I
was among the minority who didn’t get overwhelmed with euphoria on February
28. Yes, it was a good budget. Yes, software got sops, and perhaps it will
continue growing enough to reach that 2008 target. But something big was
missing.
That, of course, was the foundation of infotech: hardware. Here was the big
chance to finally make real domestic usage of infotech happen. To stop taxing
computers like a luxury item. To encourage people to buy a computer instead of a
second color TV. To spread IT usage rapidly across Indian towns so that we step
up our PC penetration tenfold. To spur manufacturing and the export of hardware.
A minor basic customs duty capping at 15%, a surcharge that got nixed–net
impact, maybe 3% of a PC’s price. Components still aren’t cheaper than PCs.

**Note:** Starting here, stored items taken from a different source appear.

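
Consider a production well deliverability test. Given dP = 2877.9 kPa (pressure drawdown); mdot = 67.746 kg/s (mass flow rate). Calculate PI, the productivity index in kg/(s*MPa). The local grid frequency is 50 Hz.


PI = mdot * 1000 / dP
PI = 67.746 * 1000 / 2877.9
PI = 23.540 kg/(s*MPa)


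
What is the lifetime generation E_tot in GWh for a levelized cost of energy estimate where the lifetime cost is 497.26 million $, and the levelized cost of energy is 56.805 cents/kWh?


E_tot = C_tot / LCOE * 100
E_tot = 497.26 / 56.805 * 100
E_tot = 875.38 GWh


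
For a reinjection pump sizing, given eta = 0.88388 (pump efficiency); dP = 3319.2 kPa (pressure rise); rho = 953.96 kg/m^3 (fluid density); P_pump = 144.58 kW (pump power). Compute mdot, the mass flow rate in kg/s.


mdot = P_pump * rho * eta / dP
mdot = 144.58 * 953.96 * 0.88388 / 3319.2
mdot = 36.728 kg/s


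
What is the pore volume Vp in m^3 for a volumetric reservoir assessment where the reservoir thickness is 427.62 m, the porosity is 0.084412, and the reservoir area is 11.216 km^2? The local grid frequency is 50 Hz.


Vp = A * 1e6 * hr * phi
Vp = 11.216 * 1e6 * 427.62 * 0.084412
Vp = 4.0486e+08 m^3


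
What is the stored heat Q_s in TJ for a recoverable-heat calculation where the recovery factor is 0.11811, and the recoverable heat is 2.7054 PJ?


Q_s = Q_rec / RF
Q_s = 2.7054 / 0.11811
Q_s = 22.90577 PJ
Convert: 22.90577 PJ * 1000.0 = 22906 TJ
Q_s = 22906 TJ


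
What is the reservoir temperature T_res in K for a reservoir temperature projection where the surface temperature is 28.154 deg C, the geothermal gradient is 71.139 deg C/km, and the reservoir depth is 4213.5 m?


T_res = T_surf + grad * d / 1000
T_res = 28.154 + 71.139 * 4213.5 / 1000
T_res = 327.8982 deg C
Convert to K: 327.8982 + 273.15 = 601.05 K
T_res = 601.05 K


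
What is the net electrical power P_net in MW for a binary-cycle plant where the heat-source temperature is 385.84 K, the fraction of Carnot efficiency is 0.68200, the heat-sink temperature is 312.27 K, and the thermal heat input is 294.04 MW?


Step 1: eta = (1 - Tc/Th)*f = (1 - 312.27/385.84)*0.682 = 0.1300403
Step 2: P_net = eta * Q_in = 0.1300403 * 294.04 = 38.237 MW
P_net = 38.237 MW


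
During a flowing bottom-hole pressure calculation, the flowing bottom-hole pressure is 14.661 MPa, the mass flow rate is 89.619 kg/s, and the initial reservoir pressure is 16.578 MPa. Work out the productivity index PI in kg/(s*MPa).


PI = mdot / (P_i - P_wf)
PI = 89.619 / (16.578 - 14.661)
PI = 46.750 kg/(s*MPa)


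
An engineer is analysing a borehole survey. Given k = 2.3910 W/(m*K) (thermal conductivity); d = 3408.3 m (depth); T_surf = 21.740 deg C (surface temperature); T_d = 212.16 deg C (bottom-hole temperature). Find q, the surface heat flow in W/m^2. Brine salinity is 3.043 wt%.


Step 1: grad = (T_d - T_surf)/d * 1000 = (212.16 - 21.74)/3408.3 * 1000 = 55.86950 deg C/km
Step 2: q = k * grad / 1000 = 2.391 * 55.86950 / 1000 = 0.13358 W/m^2
q = 0.13358 W/m^2


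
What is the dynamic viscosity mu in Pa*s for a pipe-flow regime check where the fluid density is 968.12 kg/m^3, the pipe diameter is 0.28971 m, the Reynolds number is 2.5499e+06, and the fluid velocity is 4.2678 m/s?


mu = rho * vel * D / Re
mu = 968.12 * 4.2678 * 0.28971 / 2.5499e+06
mu = 0.00046943 Pa*s


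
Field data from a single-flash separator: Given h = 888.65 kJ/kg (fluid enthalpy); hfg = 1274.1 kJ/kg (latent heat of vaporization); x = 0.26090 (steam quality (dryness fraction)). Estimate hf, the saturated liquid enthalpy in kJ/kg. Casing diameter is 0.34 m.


hf = h - x * hfg
hf = 888.65 - 0.26090 * 1274.1
hf = 556.24 kJ/kg


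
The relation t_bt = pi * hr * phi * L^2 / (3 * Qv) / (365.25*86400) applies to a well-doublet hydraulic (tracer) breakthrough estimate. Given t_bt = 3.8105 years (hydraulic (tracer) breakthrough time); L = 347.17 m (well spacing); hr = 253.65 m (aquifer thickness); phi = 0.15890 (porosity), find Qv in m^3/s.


Qv = pi*hr*phi*L^2 / (3*t_bt*365.25*86400)
Qv = pi*253.65*0.15890*347.17^2 / (3*3.8105*365.25*86400)
Qv = 0.042304 m^3/s


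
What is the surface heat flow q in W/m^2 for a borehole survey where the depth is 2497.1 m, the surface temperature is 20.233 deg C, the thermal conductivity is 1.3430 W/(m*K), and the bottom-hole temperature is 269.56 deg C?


Step 1: grad = (T_d - T_surf)/d * 1000 = (269.56 - 20.233)/2497.1 * 1000 = 99.84662 deg C/km
Step 2: q = k * grad / 1000 = 1.343 * 99.84662 / 1000 = 0.13409 W/m^2
q = 0.13409 W/m^2


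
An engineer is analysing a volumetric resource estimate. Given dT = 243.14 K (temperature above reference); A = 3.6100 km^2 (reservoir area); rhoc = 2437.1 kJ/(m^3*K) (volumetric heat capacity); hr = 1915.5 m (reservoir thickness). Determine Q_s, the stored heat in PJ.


Step 1: Vr = A*1e6*hr = 3.61*1e6*1915.5 = 6.914955e+09 m^3
Step 2: Q_s = Vr*rhoc*dT/1e12 = 6.914955e+09*2437.1*243.14/1e12 = 4097.5 PJ
Q_s = 4097.5 PJ


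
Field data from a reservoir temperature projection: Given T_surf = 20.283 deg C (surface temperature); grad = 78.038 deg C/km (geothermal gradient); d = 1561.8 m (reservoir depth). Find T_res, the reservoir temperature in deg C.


T_res = T_surf + grad * d / 1000
T_res = 20.283 + 78.038 * 1561.8 / 1000
T_res = 142.16 deg C


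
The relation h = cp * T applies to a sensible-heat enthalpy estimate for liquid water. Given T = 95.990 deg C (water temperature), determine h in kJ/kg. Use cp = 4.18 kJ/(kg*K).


h = cp * T
h = 4.18 * 95.990
h = 401.24 kJ/kg


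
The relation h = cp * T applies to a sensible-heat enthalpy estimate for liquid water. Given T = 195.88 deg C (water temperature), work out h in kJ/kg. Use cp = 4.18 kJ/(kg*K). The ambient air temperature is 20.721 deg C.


h = cp * T
h = 4.18 * 195.88
h = 818.78 kJ/kg


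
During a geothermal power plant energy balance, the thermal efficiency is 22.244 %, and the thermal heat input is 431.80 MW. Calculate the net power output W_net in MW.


W_net = eta / 100 * Q_in
W_net = 22.244 / 100 * 431.80
W_net = 96.050 MW


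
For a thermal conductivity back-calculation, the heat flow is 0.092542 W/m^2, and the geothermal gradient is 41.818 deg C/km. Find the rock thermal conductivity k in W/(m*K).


k = q / (grad / 1000)
k = 0.092542 / (41.818 / 1000)
k = 2.2130 W/(m*K)


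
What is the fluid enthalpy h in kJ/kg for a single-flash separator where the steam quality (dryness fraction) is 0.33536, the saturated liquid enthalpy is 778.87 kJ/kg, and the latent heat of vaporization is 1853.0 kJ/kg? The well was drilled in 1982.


h = hf + x * hfg
h = 778.87 + 0.33536 * 1853.0
h = 1400.3 kJ/kg


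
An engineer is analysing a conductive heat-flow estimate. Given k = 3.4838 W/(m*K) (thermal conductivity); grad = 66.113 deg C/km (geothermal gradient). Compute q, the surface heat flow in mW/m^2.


q = k * grad / 1000
q = 3.4838 * 66.113 / 1000
q = 0.2303245 W/m^2
Convert: 0.2303245 W/m^2 * 1000.0 = 230.32 mW/m^2
q = 230.32 mW/m^2


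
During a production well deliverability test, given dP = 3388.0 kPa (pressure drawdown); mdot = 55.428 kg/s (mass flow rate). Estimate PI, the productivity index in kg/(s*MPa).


PI = mdot * 1000 / dP
PI = 55.428 * 1000 / 3388.0
PI = 16.360 kg/(s*MPa)


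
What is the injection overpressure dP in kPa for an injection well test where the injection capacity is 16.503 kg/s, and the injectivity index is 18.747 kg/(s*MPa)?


dP = mdot * 1000 / II
dP = 16.503 * 1000 / 18.747
dP = 880.30 kPa


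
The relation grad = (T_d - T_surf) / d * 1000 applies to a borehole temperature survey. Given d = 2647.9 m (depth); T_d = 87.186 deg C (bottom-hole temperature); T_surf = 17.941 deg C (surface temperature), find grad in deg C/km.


grad = (T_d - T_surf) / d * 1000
grad = (87.186 - 17.941) / 2647.9 * 1000
grad = 26.151 deg C/km


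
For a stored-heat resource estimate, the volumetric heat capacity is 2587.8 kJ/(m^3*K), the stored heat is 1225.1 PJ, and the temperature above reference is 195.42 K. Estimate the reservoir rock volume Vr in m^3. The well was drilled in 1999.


Vr = Q_s * 1e12 / (rhoc * dT)
Vr = 1225.1 * 1e12 / (2587.8 * 195.42)
Vr = 2.4225e+09 m^3


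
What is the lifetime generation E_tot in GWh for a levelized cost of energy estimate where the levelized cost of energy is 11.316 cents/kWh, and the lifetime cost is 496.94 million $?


E_tot = C_tot / LCOE * 100
E_tot = 496.94 / 11.316 * 100
E_tot = 4391.5 GWh


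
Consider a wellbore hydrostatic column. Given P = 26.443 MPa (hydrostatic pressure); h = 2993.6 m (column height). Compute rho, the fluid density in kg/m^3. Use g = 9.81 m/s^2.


rho = P * 1e6 / (g * h)
rho = 26.443 * 1e6 / (9.81 * 2993.6)
rho = 900.43 kg/m^3


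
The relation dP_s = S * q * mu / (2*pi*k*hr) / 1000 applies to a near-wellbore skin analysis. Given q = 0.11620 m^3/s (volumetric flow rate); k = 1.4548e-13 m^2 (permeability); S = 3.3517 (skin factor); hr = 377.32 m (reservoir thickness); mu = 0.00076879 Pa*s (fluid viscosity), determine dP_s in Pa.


dP_s = S * q * mu / (2*pi*k*hr) / 1000
dP_s = 3.3517 * 0.11620 * 0.00076879 / (2*pi*1.4548e-13*377.32) / 1000
dP_s = 868.1325 kPa
Convert: 868.1325 kPa * 1000.0 = 8.6813e+05 Pa
dP_s = 8.6813e+05 Pa


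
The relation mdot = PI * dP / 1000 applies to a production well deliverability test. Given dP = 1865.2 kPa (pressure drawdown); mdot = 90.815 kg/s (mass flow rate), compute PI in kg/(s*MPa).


PI = mdot * 1000 / dP
PI = 90.815 * 1000 / 1865.2
PI = 48.689 kg/(s*MPa)


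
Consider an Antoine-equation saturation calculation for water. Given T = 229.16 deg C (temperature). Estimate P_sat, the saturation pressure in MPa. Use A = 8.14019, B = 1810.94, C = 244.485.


P_sat = 10^(A - B/(C + T)) / 760 * 0.101325
P_sat = 10^(8.14019 - 1810.94/(244.485 + 229.16)) / 760 * 0.101325
P_sat = 2.7649 MPa


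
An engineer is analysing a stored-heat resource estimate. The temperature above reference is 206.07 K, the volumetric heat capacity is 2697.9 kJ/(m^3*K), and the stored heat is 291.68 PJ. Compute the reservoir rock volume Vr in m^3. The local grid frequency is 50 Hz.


Vr = Q_s * 1e12 / (rhoc * dT)
Vr = 291.68 * 1e12 / (2697.9 * 206.07)
Vr = 5.2465e+08 m^3


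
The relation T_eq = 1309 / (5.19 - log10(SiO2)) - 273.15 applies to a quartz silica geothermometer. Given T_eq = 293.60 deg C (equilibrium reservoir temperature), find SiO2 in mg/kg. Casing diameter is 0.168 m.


SiO2 = 10^(5.19 - 1309/(T_eq + 273.15))
SiO2 = 10^(5.19 - 1309/(293.60 + 273.15))
SiO2 = 759.17 mg/kg


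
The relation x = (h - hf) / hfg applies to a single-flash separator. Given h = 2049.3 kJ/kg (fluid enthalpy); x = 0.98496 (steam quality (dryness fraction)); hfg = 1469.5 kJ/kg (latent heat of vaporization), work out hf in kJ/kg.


hf = h - x * hfg
hf = 2049.3 - 0.98496 * 1469.5
hf = 601.90 kJ/kg


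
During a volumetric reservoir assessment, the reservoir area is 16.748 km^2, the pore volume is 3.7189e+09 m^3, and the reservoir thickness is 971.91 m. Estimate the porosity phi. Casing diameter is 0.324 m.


phi = Vp / (A * 1e6 * hr)
phi = 3.7189e+09 / (16.748 * 1e6 * 971.91)
phi = 0.22847


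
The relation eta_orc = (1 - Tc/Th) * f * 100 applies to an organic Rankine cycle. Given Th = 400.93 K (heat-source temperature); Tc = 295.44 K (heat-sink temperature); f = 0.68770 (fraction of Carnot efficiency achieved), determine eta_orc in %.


eta_orc = (1 - Tc/Th) * f * 100
eta_orc = (1 - 295.44/400.93) * 0.68770 * 100
eta_orc = 18.094 %


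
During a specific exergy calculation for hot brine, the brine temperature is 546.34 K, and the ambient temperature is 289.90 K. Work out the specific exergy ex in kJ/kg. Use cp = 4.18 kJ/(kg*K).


ex = cp * ((T_b - T_0) - T_0 * ln(T_b/T_0))
ex = 4.18 * ((546.34 - 289.90) - 289.90 * ln(546.34/289.90))
ex = 304.01 kJ/kg


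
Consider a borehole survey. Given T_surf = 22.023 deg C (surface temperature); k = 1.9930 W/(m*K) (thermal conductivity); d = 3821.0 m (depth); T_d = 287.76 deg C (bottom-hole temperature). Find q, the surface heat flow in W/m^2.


Step 1: grad = (T_d - T_surf)/d * 1000 = (287.76 - 22.023)/3821.0 * 1000 = 69.54645 deg C/km
Step 2: q = k * grad / 1000 = 1.993 * 69.54645 / 1000 = 0.13861 W/m^2
q = 0.13861 W/m^2


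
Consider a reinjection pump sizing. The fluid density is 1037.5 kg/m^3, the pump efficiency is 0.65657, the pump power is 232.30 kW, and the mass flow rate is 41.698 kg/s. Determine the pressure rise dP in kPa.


dP = P_pump * rho * eta / mdot
dP = 232.30 * 1037.5 * 0.65657 / 41.698
dP = 3794.9 kPa


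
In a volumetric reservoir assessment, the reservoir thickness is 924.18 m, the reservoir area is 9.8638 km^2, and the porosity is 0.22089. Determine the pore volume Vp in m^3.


Vp = A * 1e6 * hr * phi
Vp = 9.8638 * 1e6 * 924.18 * 0.22089
Vp = 2.0136e+09 m^3


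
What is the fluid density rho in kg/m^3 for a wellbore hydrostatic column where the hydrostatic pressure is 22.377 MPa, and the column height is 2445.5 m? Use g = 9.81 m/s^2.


rho = P * 1e6 / (g * h)
rho = 22.377 * 1e6 / (9.81 * 2445.5)
rho = 932.75 kg/m^3


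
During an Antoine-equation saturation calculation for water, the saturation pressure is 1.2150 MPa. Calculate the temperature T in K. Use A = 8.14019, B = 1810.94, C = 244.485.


T = B / (A - log10(P_sat * 760 / 0.101325)) - C
T = 1810.94 / (8.14019 - log10(1.2150 * 760 / 0.101325)) - 244.485
T = 188.7007 deg C
Convert to K: 188.7007 + 273.15 = 461.85 K
T = 461.85 K


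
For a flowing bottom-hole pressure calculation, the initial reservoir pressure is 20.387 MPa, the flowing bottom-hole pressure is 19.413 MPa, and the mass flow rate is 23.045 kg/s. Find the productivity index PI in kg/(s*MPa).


PI = mdot / (P_i - P_wf)
PI = 23.045 / (20.387 - 19.413)
PI = 23.660 kg/(s*MPa)


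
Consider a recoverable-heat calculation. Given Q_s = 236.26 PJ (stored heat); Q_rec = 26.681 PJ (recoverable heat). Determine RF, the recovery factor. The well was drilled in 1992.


RF = Q_rec / Q_s
RF = 26.681 / 236.26
RF = 0.11293


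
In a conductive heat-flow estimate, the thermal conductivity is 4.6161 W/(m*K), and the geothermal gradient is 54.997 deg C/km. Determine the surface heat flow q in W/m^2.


q = k * grad / 1000
q = 4.6161 * 54.997 / 1000
q = 0.25387 W/m^2


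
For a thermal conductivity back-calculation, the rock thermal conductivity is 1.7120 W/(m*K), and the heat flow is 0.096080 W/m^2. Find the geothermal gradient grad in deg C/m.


grad = q / k * 1000
grad = 0.096080 / 1.7120 * 1000
grad = 56.12150 deg C/km
Convert: 56.12150 deg C/km * 0.001 = 0.056121 deg C/m
grad = 0.056121 deg C/m


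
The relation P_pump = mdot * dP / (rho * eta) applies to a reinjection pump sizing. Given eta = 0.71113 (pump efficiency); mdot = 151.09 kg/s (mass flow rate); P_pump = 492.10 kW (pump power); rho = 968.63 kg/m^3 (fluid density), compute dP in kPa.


dP = P_pump * rho * eta / mdot
dP = 492.10 * 968.63 * 0.71113 / 151.09
dP = 2243.5 kPa


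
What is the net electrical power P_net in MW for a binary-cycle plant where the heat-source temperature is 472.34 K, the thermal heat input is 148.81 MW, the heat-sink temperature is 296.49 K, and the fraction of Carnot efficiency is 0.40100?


Step 1: eta = (1 - Tc/Th)*f = (1 - 296.49/472.34)*0.401 = 0.1492904
Step 2: P_net = eta * Q_in = 0.1492904 * 148.81 = 22.216 MW
P_net = 22.216 MW


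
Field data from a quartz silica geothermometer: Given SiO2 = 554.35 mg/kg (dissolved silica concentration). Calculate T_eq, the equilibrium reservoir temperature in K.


T_eq = 1309 / (5.19 - log10(SiO2)) - 273.15
T_eq = 1309 / (5.19 - log10(554.35)) - 273.15
T_eq = 261.9622 deg C
Convert to K: 261.9622 + 273.15 = 535.11 K
T_eq = 535.11 K


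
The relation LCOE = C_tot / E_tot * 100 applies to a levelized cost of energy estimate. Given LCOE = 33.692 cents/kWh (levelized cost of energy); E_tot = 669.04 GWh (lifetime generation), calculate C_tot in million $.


C_tot = LCOE / 100 * E_tot
C_tot = 33.692 / 100 * 669.04
C_tot = 225.41 million $


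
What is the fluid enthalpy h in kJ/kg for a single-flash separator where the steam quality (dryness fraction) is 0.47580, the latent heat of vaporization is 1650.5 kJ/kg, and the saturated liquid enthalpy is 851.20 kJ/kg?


h = hf + x * hfg
h = 851.20 + 0.47580 * 1650.5
h = 1636.5 kJ/kg


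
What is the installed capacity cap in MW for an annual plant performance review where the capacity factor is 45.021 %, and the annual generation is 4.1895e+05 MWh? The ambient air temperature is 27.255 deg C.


cap = E_a / (CF/100 * 8760)
cap = 4.1895e+05 / (45.021/100 * 8760)
cap = 106.23 MW


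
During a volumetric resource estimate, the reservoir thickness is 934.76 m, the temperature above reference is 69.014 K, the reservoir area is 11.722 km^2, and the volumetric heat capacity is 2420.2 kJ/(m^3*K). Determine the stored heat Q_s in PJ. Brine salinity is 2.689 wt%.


Step 1: Vr = A*1e6*hr = 11.722*1e6*934.76 = 1.095726e+10 m^3
Step 2: Q_s = Vr*rhoc*dT/1e12 = 1.095726e+10*2420.2*69.014/1e12 = 1830.2 PJ
Q_s = 1830.2 PJ


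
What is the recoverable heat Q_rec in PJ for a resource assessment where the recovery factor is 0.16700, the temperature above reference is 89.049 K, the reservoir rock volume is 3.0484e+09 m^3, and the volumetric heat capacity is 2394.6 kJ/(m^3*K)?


Step 1: Q_s = Vr*rhoc*dT/1e12 = 3.0484e+09*2394.6*89.049/1e12 = 650.0309 PJ
Step 2: Q_rec = Q_s * RF = 650.0309 * 0.167 = 108.56 PJ
Q_rec = 108.56 PJ


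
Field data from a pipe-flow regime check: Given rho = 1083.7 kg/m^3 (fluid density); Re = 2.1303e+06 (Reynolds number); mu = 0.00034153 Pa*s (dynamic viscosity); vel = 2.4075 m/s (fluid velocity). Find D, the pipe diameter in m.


D = Re * mu / (rho * vel)
D = 2.1303e+06 * 0.00034153 / (1083.7 * 2.4075)
D = 0.27887 m


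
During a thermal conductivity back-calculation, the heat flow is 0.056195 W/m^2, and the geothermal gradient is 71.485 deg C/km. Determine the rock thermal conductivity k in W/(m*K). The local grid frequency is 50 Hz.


k = q / (grad / 1000)
k = 0.056195 / (71.485 / 1000)
k = 0.78611 W/(m*K)


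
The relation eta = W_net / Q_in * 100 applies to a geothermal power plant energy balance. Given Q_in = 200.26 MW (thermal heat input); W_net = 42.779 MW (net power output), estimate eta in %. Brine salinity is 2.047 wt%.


eta = W_net / Q_in * 100
eta = 42.779 / 200.26 * 100
eta = 21.362 %


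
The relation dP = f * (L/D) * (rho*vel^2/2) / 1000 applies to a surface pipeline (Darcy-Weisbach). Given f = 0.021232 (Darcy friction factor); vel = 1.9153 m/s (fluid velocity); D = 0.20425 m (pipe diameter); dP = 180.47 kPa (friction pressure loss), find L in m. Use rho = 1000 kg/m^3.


L = dP*1000*D / (f*rho*vel^2/2)
L = 180.47*1000*0.20425 / (0.021232*1000*1.9153^2/2)
L = 946.53 m


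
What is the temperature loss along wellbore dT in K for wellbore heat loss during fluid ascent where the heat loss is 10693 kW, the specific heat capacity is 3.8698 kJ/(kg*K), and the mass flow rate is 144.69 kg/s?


dT = Q_loss / (mdot * cp)
dT = 10693 / (144.69 * 3.8698)
dT = 19.097 K


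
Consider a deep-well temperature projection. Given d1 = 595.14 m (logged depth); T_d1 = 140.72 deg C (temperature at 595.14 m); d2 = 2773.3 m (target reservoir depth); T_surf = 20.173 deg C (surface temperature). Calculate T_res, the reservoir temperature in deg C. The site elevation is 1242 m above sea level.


Step 1: grad = (T_d1 - T_surf)/d1 * 1000 = (140.72 - 20.173)/595.14 * 1000 = 202.5523 deg C/km
Step 2: T_res = T_surf + grad*d2/1000 = 20.173 + 202.5523*2773.3/1000 = 581.91 deg C
T_res = 581.91 deg C


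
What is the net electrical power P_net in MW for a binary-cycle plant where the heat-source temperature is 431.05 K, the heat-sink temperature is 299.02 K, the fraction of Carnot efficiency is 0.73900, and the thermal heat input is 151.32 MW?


Step 1: eta = (1 - Tc/Th)*f = (1 - 299.02/431.05)*0.739 = 0.2263546
Step 2: P_net = eta * Q_in = 0.2263546 * 151.32 = 34.252 MW
P_net = 34.252 MW


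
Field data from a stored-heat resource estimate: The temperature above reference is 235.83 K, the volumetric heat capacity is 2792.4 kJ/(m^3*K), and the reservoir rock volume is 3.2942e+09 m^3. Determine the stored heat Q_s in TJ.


Q_s = Vr * rhoc * dT / 1e12
Q_s = 3.2942e+09 * 2792.4 * 235.83 / 1e12
Q_s = 2169.335 PJ
Convert: 2169.335 PJ * 1000.0 = 2.1693e+06 TJ
Q_s = 2.1693e+06 TJ


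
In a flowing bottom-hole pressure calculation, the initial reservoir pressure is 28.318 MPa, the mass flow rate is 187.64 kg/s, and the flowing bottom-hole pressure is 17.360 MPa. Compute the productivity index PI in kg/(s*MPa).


PI = mdot / (P_i - P_wf)
PI = 187.64 / (28.318 - 17.360)
PI = 17.124 kg/(s*MPa)


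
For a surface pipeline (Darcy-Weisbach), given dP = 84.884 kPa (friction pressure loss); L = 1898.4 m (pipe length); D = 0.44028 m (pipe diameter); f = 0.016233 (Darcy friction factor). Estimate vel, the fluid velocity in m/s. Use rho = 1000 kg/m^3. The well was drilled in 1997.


vel = sqrt(dP*1000*2*D / (f*L*rho))
vel = sqrt(84.884*1000*2*0.44028 / (0.016233*1898.4*1000))
vel = 1.5574 m/s


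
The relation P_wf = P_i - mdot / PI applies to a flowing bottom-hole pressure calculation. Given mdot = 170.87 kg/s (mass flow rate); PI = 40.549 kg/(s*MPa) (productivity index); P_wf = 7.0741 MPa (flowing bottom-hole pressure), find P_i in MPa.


P_i = P_wf + mdot / PI
P_i = 7.0741 + 170.87 / 40.549
P_i = 11.288 MPa


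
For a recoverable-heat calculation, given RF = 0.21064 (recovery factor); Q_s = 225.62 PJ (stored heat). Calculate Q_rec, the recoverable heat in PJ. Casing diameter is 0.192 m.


Q_rec = Q_s * RF
Q_rec = 225.62 * 0.21064
Q_rec = 47.525 PJ


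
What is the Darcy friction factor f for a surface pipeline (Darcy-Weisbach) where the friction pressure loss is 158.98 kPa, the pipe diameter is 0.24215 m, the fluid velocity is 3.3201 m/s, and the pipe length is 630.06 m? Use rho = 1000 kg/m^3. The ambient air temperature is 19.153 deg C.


f = dP*1000 / ((L/D)*(rho*vel^2/2))
f = 158.98*1000 / ((630.06/0.24215)*(1000*3.3201^2/2))
f = 0.011086


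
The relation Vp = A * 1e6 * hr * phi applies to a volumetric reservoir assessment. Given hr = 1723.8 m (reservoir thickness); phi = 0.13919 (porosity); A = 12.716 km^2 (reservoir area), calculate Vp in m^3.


Vp = A * 1e6 * hr * phi
Vp = 12.716 * 1e6 * 1723.8 * 0.13919
Vp = 3.0510e+09 m^3


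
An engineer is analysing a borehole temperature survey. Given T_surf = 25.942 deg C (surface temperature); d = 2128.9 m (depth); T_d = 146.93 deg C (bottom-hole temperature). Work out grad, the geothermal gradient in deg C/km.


grad = (T_d - T_surf) / d * 1000
grad = (146.93 - 25.942) / 2128.9 * 1000
grad = 56.831 deg C/km


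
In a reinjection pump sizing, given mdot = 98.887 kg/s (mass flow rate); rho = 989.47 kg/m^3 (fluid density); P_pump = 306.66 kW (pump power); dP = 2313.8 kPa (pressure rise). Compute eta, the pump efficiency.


eta = mdot * dP / (rho * P_pump)
eta = 98.887 * 2313.8 / (989.47 * 306.66)
eta = 0.75406


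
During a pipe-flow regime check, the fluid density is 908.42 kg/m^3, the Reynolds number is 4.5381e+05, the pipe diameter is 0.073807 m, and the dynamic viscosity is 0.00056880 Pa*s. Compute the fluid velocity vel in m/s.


vel = Re * mu / (rho * D)
vel = 4.5381e+05 * 0.00056880 / (908.42 * 0.073807)
vel = 3.8499 m/s


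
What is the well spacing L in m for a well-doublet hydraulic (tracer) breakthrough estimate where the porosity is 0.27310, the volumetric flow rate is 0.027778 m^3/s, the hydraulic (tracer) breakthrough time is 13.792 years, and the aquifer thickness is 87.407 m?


L = sqrt(t_bt*365.25*86400*3*Qv / (pi*hr*phi))
L = sqrt(13.792*365.25*86400*3*0.027778 / (pi*87.407*0.27310))
L = 695.45 m


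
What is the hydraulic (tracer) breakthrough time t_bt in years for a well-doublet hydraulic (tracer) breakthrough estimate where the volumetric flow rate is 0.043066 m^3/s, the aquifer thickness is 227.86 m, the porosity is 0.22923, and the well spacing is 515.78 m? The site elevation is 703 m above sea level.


t_bt = pi * hr * phi * L^2 / (3 * Qv) / (365.25*86400)
t_bt = pi * 227.86 * 0.22923 * 515.78^2 / (3 * 0.043066) / (365.25*86400)
t_bt = 10.707 years


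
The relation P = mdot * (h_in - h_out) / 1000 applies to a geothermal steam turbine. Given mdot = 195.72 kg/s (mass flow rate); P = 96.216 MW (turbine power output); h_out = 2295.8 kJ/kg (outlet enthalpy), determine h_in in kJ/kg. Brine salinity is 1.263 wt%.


h_in = h_out + P * 1000 / mdot
h_in = 2295.8 + 96.216 * 1000 / 195.72
h_in = 2787.4 kJ/kg


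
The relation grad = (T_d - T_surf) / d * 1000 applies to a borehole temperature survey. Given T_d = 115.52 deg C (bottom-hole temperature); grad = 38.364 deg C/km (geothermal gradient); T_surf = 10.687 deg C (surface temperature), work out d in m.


d = (T_d - T_surf) / grad * 1000
d = (115.52 - 10.687) / 38.364 * 1000
d = 2732.6 m


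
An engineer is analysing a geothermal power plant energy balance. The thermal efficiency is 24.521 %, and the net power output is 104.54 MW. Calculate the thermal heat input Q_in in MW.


Q_in = W_net / (eta / 100)
Q_in = 104.54 / (24.521 / 100)
Q_in = 426.33 MW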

Importers stay SAD. Excise stays at 16%. NFEPC still prevents exporters from
selling freely in the domestic area, to get enough volumes to be competitive.
The silver lining: government spending on IT will go up sharply, between now and
March 2003.
Now, the Budget is a gigantic exercise, and it would require omniscience to
get everything right. After all, the government has been getting the software
part right for many years. So let’s see where we’ve been going wrong in
Hardware India’s message.
Unlike the software folks, hardware in India is not a unified community with
a single clear message. Manufacturers want protection and higher duty on
finished products, traders and distributors want zero duty on theem, EHTP
players want full access to the domestic area sans forex-positive clauses (and
sans taxes), manufacturers of dual-use items are worried about lowering duty on
IT components…conflicting messages.
Yes, we know that hardware and domestic IT usage is a critical foundation for
India’s future, her economy–and software. But we’ve done a poor job of
telling the government. The software community and Nasscom stuck to a simple
message: software means forex coming in by the billions, so don’t mess with
it. That’s a clear "unified messaging system": thus, kid-gloves,
zero hardware duty and more for the software industry.
Hardware India’s challenge, now, is to learn from the software guys. Get a
common agenda, get one message down. Make sure it conveys clear benefits,
including revenue inflow. Let it set clear targets: one PC for 35 Indians by
2005, for instance, with an "impact" roadmap–including revenues.
And maybe it should simply ask Nasscom, with its track record in lobbying for
the software cause, to take up hardware, next.